De Witte Moskee

Naoorlogse migranten

Tijd van televisie en computers

"Hebt u wat over voor de bouw van de moskee?" Met die vraag gingen Turkse werknemers van textielfabriek Nijverdal ten Cate in Almelo langs de huizen om geld in te zamelen voor een islamitisch gebedshuis. De meeste mensen toonden begrip en gaven enkele kwartjes tot tien gulden. De overheid betaalde via de Wet Premie Kerkenbouw ook mee aan deze eerste moskee van Overijssel. In 1974 opende de Witte Moskee de deuren. Het gebouw is nog altijd een markant symbool voor de komst van diverse groepen migranten na de Tweede Wereldoorlog.

Rijksgenoten

De eerste groep "kleurlingen" in Overijssel waren de Molukkers, die in het voorjaar van 1951 in Nederland aankwamen. Als militairen in dienst van de Nederlandse kolonisator waren ze na de onafhankelijkheid van Indonesië hun leven niet zeker. In Nederland kregen ze met hun gezinnen "tijdelijk" onderdak, veelal in barakkenkampen van de voormalige werkverschaffing van de Dienst Uitvoering Werken (DUW). Overijssel telde acht van dergelijke woonoorden, in de buurt van Steenwijk, Staphorst, Ommen en Wierden. Ook het St. Joseph-klooster in Glanerbrug bood opvang. Voor de Molukkers was het wel even wennen aan het klimaat en het eten in "koud en kaal" Nederland.

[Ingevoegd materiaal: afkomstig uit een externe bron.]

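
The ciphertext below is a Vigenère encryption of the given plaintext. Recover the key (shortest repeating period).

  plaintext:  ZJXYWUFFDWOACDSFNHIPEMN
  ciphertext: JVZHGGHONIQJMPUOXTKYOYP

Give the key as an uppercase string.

  i= 0: J-Z = 10 → K
  i= 1: V-J = 12 → M
  i= 2: Z-X =  2 → C
  i= 3: H-Y =  9 → J
  i= 4: G-W = 10 → K
  i= 5: G-U = 12 → M
  i= 6: H-F =  2 → C
  i= 7: O-F =  9 → J
  i= 8: N-D = 10 → K
  i= 9: I-W = 12 → M
  i=10: Q-O =  2 → C
  i=11: J-A =  9 → J
  i=12: M-C = 10 → K
  i=13: P-D = 12 → M
  i=14: U-S =  2 → C
  i=15: O-F =  9 → J
  i=16: X-N = 10 → K
  i=17: T-H = 12 → M
  i=18: K-I =  2 → C
  i=19: Y-P =  9 → J
  i=20: O-E = 10 → K
  i=21: Y-M = 12 → M
  i=22: P-N =  2 → C
  shifts repeat with period 4: KMCJ

KMCJ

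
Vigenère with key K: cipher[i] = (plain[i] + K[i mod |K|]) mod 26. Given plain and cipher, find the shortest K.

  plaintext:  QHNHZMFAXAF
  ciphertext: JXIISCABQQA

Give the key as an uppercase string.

  i= 0: J-Q = 19 → T
  i= 1: X-H = 16 → Q
  i= 2: I-N = 21 → V
  i= 3: I-H =  1 → B
  i= 4: S-Z = 19 → T
  i= 5: C-M = 16 → Q
  i= 6: A-F = 21 → V
  i= 7: B-A =  1 → B
  i= 8: Q-X = 19 → T
  i= 9: Q-A = 16 → Q
  i=10: A-F = 21 → V
  shifts repeat with period 4: TQVB

TQVB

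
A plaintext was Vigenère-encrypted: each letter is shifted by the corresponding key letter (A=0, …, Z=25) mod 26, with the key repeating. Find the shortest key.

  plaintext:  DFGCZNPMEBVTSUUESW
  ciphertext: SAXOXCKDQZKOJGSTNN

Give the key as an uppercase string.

PVRMY

  i= 0: S-D = 15 → P
  i= 1: A-F = 21 → V
  i= 2: X-G = 17 → R
  i= 3: O-C = 12 → M
  i= 4: X-Z = 24 → Y
  i= 5: C-N = 15 → P
  i= 6: K-P = 21 → V
  i= 7: D-M = 17 → R
  i= 8: Q-E = 12 → M
  i= 9: Z-B = 24 → Y
  i=10: K-V = 15 → P
  i=11: O-T = 21 → V
  i=12: J-S = 17 → R
  i=13: G-U = 12 → M
  i=14: S-U = 24 → Y
  i=15: T-E = 15 → P
  i=16: N-S = 21 → V
  i=17: N-W = 17 → R
  shifts repeat with period 5: PVRMY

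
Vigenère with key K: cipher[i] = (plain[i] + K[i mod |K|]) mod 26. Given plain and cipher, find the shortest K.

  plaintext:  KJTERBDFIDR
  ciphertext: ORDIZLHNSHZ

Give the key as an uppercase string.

  i= 0: O-K =  4 → E
  i= 1: R-J =  8 → I
  i= 2: D-T = 10 → K
  i= 3: I-E =  4 → E
  i= 4: Z-R =  8 → I
  i= 5: L-B = 10 → K
  i= 6: H-D =  4 → E
  i= 7: N-F =  8 → I
  i= 8: S-I = 10 → K
  i= 9: H-D =  4 → E
  i=10: Z-R =  8 → I
  shifts repeat with period 3: EIK

EIK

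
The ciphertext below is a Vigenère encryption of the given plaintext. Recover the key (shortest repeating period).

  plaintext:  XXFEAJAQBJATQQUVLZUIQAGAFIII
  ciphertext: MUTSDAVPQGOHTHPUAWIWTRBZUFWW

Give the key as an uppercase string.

PXOODRVZ

  i= 0: M-X = 15 → P
  i= 1: U-X = 23 → X
  i= 2: T-F = 14 → O
  i= 3: S-E = 14 → O
  i= 4: D-A =  3 → D
  i= 5: A-J = 17 → R
  i= 6: V-A = 21 → V
  i= 7: P-Q = 25 → Z
  i= 8: Q-B = 15 → P
  i= 9: G-J = 23 → X
  i=10: O-A = 14 → O
  i=11: H-T = 14 → O
  i=12: T-Q =  3 → D
  i=13: H-Q = 17 → R
  i=14: P-U = 21 → V
  i=15: U-V = 25 → Z
  i=16: A-L = 15 → P
  i=17: W-Z = 23 → X
  i=18: I-U = 14 → O
  i=19: W-I = 14 → O
  i=20: T-Q =  3 → D
  i=21: R-A = 17 → R
  i=22: B-G = 21 → V
  i=23: Z-A = 25 → Z
  i=24: U-F = 15 → P
  i=25: F-I = 23 → X
  i=26: W-I = 14 → O
  i=27: W-I = 14 → O
  shifts repeat with period 8: PXOODRVZ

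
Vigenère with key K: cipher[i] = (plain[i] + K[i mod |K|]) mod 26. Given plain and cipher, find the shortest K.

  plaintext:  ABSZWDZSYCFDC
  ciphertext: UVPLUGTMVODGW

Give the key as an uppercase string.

UUXMYD

  i= 0: U-A = 20 → U
  i= 1: V-B = 20 → U
  i= 2: P-S = 23 → X
  i= 3: L-Z = 12 → M
  i= 4: U-W = 24 → Y
  i= 5: G-D =  3 → D
  i= 6: T-Z = 20 → U
  i= 7: M-S = 20 → U
  i= 8: V-Y = 23 → X
  i= 9: O-C = 12 → M
  i=10: D-F = 24 → Y
  i=11: G-D =  3 → D
  i=12: W-C = 20 → U
  shifts repeat with period 6: UUXMYD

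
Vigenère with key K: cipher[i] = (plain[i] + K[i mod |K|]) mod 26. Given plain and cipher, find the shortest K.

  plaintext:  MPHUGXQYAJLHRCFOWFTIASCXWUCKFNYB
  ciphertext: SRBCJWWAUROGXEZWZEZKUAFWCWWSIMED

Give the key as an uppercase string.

GCUIDZ

  i= 0: S-M =  6 → G
  i= 1: R-P =  2 → C
  i= 2: B-H = 20 → U
  i= 3: C-U =  8 → I
  i= 4: J-G =  3 → D
  i= 5: W-X = 25 → Z
  i= 6: W-Q =  6 → G
  i= 7: A-Y =  2 → C
  i= 8: U-A = 20 → U
  i= 9: R-J =  8 → I
  i=10: O-L =  3 → D
  i=11: G-H = 25 → Z
  i=12: X-R =  6 → G
  i=13: E-C =  2 → C
  i=14: Z-F = 20 → U
  i=15: W-O =  8 → I
  i=16: Z-W =  3 → D
  i=17: E-F = 25 → Z
  i=18: Z-T =  6 → G
  i=19: K-I =  2 → C
  i=20: U-A = 20 → U
  i=21: A-S =  8 → I
  i=22: F-C =  3 → D
  i=23: W-X = 25 → Z
  i=24: C-W =  6 → G
  i=25: W-U =  2 → C
  i=26: W-C = 20 → U
  i=27: S-K =  8 → I
  i=28: I-F =  3 → D
  i=29: M-N = 25 → Z
  i=30: E-Y =  6 → G
  i=31: D-B =  2 → C
  shifts repeat with period 6: GCUIDZ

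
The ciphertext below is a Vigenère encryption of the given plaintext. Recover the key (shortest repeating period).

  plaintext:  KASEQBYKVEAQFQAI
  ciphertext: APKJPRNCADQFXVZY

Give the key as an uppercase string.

  i= 0: A-K = 16 → Q
  i= 1: P-A = 15 → P
  i= 2: K-S = 18 → S
  i= 3: J-E =  5 → F
  i= 4: P-Q = 25 → Z
  i= 5: R-B = 16 → Q
  i= 6: N-Y = 15 → P
  i= 7: C-K = 18 → S
  i= 8: A-V =  5 → F
  i= 9: D-E = 25 → Z
  i=10: Q-A = 16 → Q
  i=11: F-Q = 15 → P
  i=12: X-F = 18 → S
  i=13: V-Q =  5 → F
  i=14: Z-A = 25 → Z
  i=15: Y-I = 16 → Q
  shifts repeat with period 5: QPSFZ

QPSFZ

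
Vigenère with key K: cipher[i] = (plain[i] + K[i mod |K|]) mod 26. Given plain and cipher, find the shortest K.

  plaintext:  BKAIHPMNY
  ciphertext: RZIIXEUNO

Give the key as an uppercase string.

  i= 0: R-B = 16 → Q
  i= 1: Z-K = 15 → P
  i= 2: I-A =  8 → I
  i= 3: I-I =  0 → A
  i= 4: X-H = 16 → Q
  i= 5: E-P = 15 → P
  i= 6: U-M =  8 → I
  i= 7: N-N =  0 → A
  i= 8: O-Y = 16 → Q
  shifts repeat with period 4: QPIA

QPIA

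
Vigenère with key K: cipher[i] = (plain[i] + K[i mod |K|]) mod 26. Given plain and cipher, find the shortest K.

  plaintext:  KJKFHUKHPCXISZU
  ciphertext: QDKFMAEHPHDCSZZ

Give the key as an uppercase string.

  i= 0: Q-K =  6 → G
  i= 1: D-J = 20 → U
  i= 2: K-K =  0 → A
  i= 3: F-F =  0 → A
  i= 4: M-H =  5 → F
  i= 5: A-U =  6 → G
  i= 6: E-K = 20 → U
  i= 7: H-H =  0 → A
  i= 8: P-P =  0 → A
  i= 9: H-C =  5 → F
  i=10: D-X =  6 → G
  i=11: C-I = 20 → U
  i=12: S-S =  0 → A
  i=13: Z-Z =  0 → A
  i=14: Z-U =  5 → F
  shifts repeat with period 5: GUAAF

GUAAF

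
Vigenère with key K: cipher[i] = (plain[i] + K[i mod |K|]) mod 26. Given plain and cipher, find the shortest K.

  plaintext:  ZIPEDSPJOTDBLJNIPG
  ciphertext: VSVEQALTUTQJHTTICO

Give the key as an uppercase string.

  i= 0: V-Z = 22 → W
  i= 1: S-I = 10 → K
  i= 2: V-P =  6 → G
  i= 3: E-E =  0 → A
  i= 4: Q-D = 13 → N
  i= 5: A-S =  8 → I
  i= 6: L-P = 22 → W
  i= 7: T-J = 10 → K
  i= 8: U-O =  6 → G
  i= 9: T-T =  0 → A
  i=10: Q-D = 13 → N
  i=11: J-B =  8 → I
  i=12: H-L = 22 → W
  i=13: T-J = 10 → K
  i=14: T-N =  6 → G
  i=15: I-I =  0 → A
  i=16: C-P = 13 → N
  i=17: O-G =  8 → I
  shifts repeat with period 6: WKGANI

WKGANI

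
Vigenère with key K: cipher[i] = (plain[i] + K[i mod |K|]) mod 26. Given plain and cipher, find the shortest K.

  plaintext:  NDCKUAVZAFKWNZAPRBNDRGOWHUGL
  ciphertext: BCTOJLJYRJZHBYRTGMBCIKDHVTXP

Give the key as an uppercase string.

OZREPL

  i= 0: B-N = 14 → O
  i= 1: C-D = 25 → Z
  i= 2: T-C = 17 → R
  i= 3: O-K =  4 → E
  i= 4: J-U = 15 → P
  i= 5: L-A = 11 → L
  i= 6: J-V = 14 → O
  i= 7: Y-Z = 25 → Z
  i= 8: R-A = 17 → R
  i= 9: J-F =  4 → E
  i=10: Z-K = 15 → P
  i=11: H-W = 11 → L
  i=12: B-N = 14 → O
  i=13: Y-Z = 25 → Z
  i=14: R-A = 17 → R
  i=15: T-P =  4 → E
  i=16: G-R = 15 → P
  i=17: M-B = 11 → L
  i=18: B-N = 14 → O
  i=19: C-D = 25 → Z
  i=20: I-R = 17 → R
  i=21: K-G =  4 → E
  i=22: D-O = 15 → P
  i=23: H-W = 11 → L
  i=24: V-H = 14 → O
  i=25: T-U = 25 → Z
  i=26: X-G = 17 → R
  i=27: P-L =  4 → E
  shifts repeat with period 6: OZREPL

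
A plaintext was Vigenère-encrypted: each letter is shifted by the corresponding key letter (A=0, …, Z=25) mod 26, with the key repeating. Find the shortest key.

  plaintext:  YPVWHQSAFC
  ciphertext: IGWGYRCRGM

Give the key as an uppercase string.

KRB

  i= 0: I-Y = 10 → K
  i= 1: G-P = 17 → R
  i= 2: W-V =  1 → B
  i= 3: G-W = 10 → K
  i= 4: Y-H = 17 → R
  i= 5: R-Q =  1 → B
  i= 6: C-S = 10 → K
  i= 7: R-A = 17 → R
  i= 8: G-F =  1 → B
  i= 9: M-C = 10 → K
  shifts repeat with period 3: KRB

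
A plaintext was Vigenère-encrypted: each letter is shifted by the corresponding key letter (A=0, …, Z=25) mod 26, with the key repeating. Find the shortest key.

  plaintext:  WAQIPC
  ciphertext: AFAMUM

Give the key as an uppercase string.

EFK

  i= 0: A-W =  4 → E
  i= 1: F-A =  5 → F
  i= 2: A-Q = 10 → K
  i= 3: M-I =  4 → E
  i= 4: U-P =  5 → F
  i= 5: M-C = 10 → K
  shifts repeat with period 3: EFK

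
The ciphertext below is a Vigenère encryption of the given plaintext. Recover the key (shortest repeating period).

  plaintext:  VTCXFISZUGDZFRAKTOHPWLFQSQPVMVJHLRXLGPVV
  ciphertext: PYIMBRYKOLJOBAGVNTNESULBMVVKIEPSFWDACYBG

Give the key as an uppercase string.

  i= 0: P-V = 20 → U
  i= 1: Y-T =  5 → F
  i= 2: I-C =  6 → G
  i= 3: M-X = 15 → P
  i= 4: B-F = 22 → W
  i= 5: R-I =  9 → J
  i= 6: Y-S =  6 → G
  i= 7: K-Z = 11 → L
  i= 8: O-U = 20 → U
  i= 9: L-G =  5 → F
  i=10: J-D =  6 → G
  i=11: O-Z = 15 → P
  i=12: B-F = 22 → W
  i=13: A-R =  9 → J
  i=14: G-A =  6 → G
  i=15: V-K = 11 → L
  i=16: N-T = 20 → U
  i=17: T-O =  5 → F
  i=18: N-H =  6 → G
  i=19: E-P = 15 → P
  i=20: S-W = 22 → W
  i=21: U-L =  9 → J
  i=22: L-F =  6 → G
  i=23: B-Q = 11 → L
  i=24: M-S = 20 → U
  i=25: V-Q =  5 → F
  i=26: V-P =  6 → G
  i=27: K-V = 15 → P
  i=28: I-M = 22 → W
  i=29: E-V =  9 → J
  i=30: P-J =  6 → G
  i=31: S-H = 11 → L
  i=32: F-L = 20 → U
  i=33: W-R =  5 → F
  i=34: D-X =  6 → G
  i=35: A-L = 15 → P
  i=36: C-G = 22 → W
  i=37: Y-P =  9 → J
  i=38: B-V =  6 → G
  i=39: G-V = 11 → L
  shifts repeat with period 8: UFGPWJGL

UFGPWJGL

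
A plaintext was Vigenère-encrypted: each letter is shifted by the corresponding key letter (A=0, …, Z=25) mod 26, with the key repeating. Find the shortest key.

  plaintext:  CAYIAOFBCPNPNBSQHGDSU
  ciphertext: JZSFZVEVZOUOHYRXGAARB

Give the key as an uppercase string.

  i= 0: J-C =  7 → H
  i= 1: Z-A = 25 → Z
  i= 2: S-Y = 20 → U
  i= 3: F-I = 23 → X
  i= 4: Z-A = 25 → Z
  i= 5: V-O =  7 → H
  i= 6: E-F = 25 → Z
  i= 7: V-B = 20 → U
  i= 8: Z-C = 23 → X
  i= 9: O-P = 25 → Z
  i=10: U-N =  7 → H
  i=11: O-P = 25 → Z
  i=12: H-N = 20 → U
  i=13: Y-B = 23 → X
  i=14: R-S = 25 → Z
  i=15: X-Q =  7 → H
  i=16: G-H = 25 → Z
  i=17: A-G = 20 → U
  i=18: A-D = 23 → X
  i=19: R-S = 25 → Z
  i=20: B-U =  7 → H
  shifts repeat with period 5: HZUXZ

HZUXZ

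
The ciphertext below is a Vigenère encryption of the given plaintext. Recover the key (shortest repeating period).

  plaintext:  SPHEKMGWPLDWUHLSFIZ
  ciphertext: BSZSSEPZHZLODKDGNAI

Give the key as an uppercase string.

  i= 0: B-S =  9 → J
  i= 1: S-P =  3 → D
  i= 2: Z-H = 18 → S
  i= 3: S-E = 14 → O
  i= 4: S-K =  8 → I
  i= 5: E-M = 18 → S
  i= 6: P-G =  9 → J
  i= 7: Z-W =  3 → D
  i= 8: H-P = 18 → S
  i= 9: Z-L = 14 → O
  i=10: L-D =  8 → I
  i=11: O-W = 18 → S
  i=12: D-U =  9 → J
  i=13: K-H =  3 → D
  i=14: D-L = 18 → S
  i=15: G-S = 14 → O
  i=16: N-F =  8 → I
  i=17: A-I = 18 → S
  i=18: I-Z =  9 → J
  shifts repeat with period 6: JDSOIS

JDSOIS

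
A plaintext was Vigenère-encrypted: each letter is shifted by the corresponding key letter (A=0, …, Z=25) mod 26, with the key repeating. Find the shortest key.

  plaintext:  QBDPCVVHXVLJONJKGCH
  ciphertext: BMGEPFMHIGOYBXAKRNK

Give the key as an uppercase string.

  i= 0: B-Q = 11 → L
  i= 1: M-B = 11 → L
  i= 2: G-D =  3 → D
  i= 3: E-P = 15 → P
  i= 4: P-C = 13 → N
  i= 5: F-V = 10 → K
  i= 6: M-V = 17 → R
  i= 7: H-H =  0 → A
  i= 8: I-X = 11 → L
  i= 9: G-V = 11 → L
  i=10: O-L =  3 → D
  i=11: Y-J = 15 → P
  i=12: B-O = 13 → N
  i=13: X-N = 10 → K
  i=14: A-J = 17 → R
  i=15: K-K =  0 → A
  i=16: R-G = 11 → L
  i=17: N-C = 11 → L
  i=18: K-H =  3 → D
  shifts repeat with period 8: LLDPNKRA

LLDPNKRA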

Toen terugkeer naar hun vaderland uitbleef, verhuisden ze in de jaren zestig naar speciale woonwijken in Zwolle, Deventer, Nijverdal, Rijssen en Almelo. Na de onafhankelijkheid van Suriname in 1975 vestigden zich ook enkele duizenden rijksgenoten uit deze voormalige kolonie in Overijssel.

Gastarbeiders

Nijpend gebrek aan ongeschoolde arbeidskrachten in de industrie leidde vanaf 1960 tot de komst van duizenden Italianen, Spanjaarden en later Turken. Vanwege hun tijdelijke arbeidscontracten werden zij gastarbeiders genoemd. Ze kwamen aanvankelijk in kosthuizen of pensions terecht. Door hun onmisbaarheid kregen de buitenlandse werknemers jaar op jaar een nieuw contract. Na verloop van tijd haalden veel mannen hun gezinnen naar Nederland. Nog jarenlang hielden gastarbeiders, werkgevers en overheden vast aan de gedachte dat het verblijf tijdelijk was. Integratie of taalbeheersing was amper aan de orde, hoewel met name voor de Turken nauwelijks een toekomst in hun vaderland was weggelegd. In de jaren tachtig kwamen de buitenlandse werknemers door de economische neergang en het proces van automatisering massaal op straat te staan. Inmiddels waren ze via huisvesting, kinderen en sociale netwerken met hun nieuwe vaderland verbonden. Het tijdelijke verblijf bleek definitief.

Vluchtelingen

Een derde categorie naoorlogse migranten bestond uit vluchtelingen, die vooral vanaf de jaren tachtig door politieke onrust en toegenomen mobiliteit vanuit alle delen van de wereld naar Nederland kwamen. Binnen deze categorie vormen de Suryoye in Overijssel een opvallende groep. Deze Syrisch-Orthodoxe christenen uit Turkije en Syrië vestigden zich bij duizenden in Twente, omdat een aantal van hen daar als gastarbeider werkzaam was. Ze stichtten er hun eigen kerken en in 1984 zelfs een klooster in Glane, zetel van de Syrisch-Orthodoxe aartsbisschop van Midden-Europa.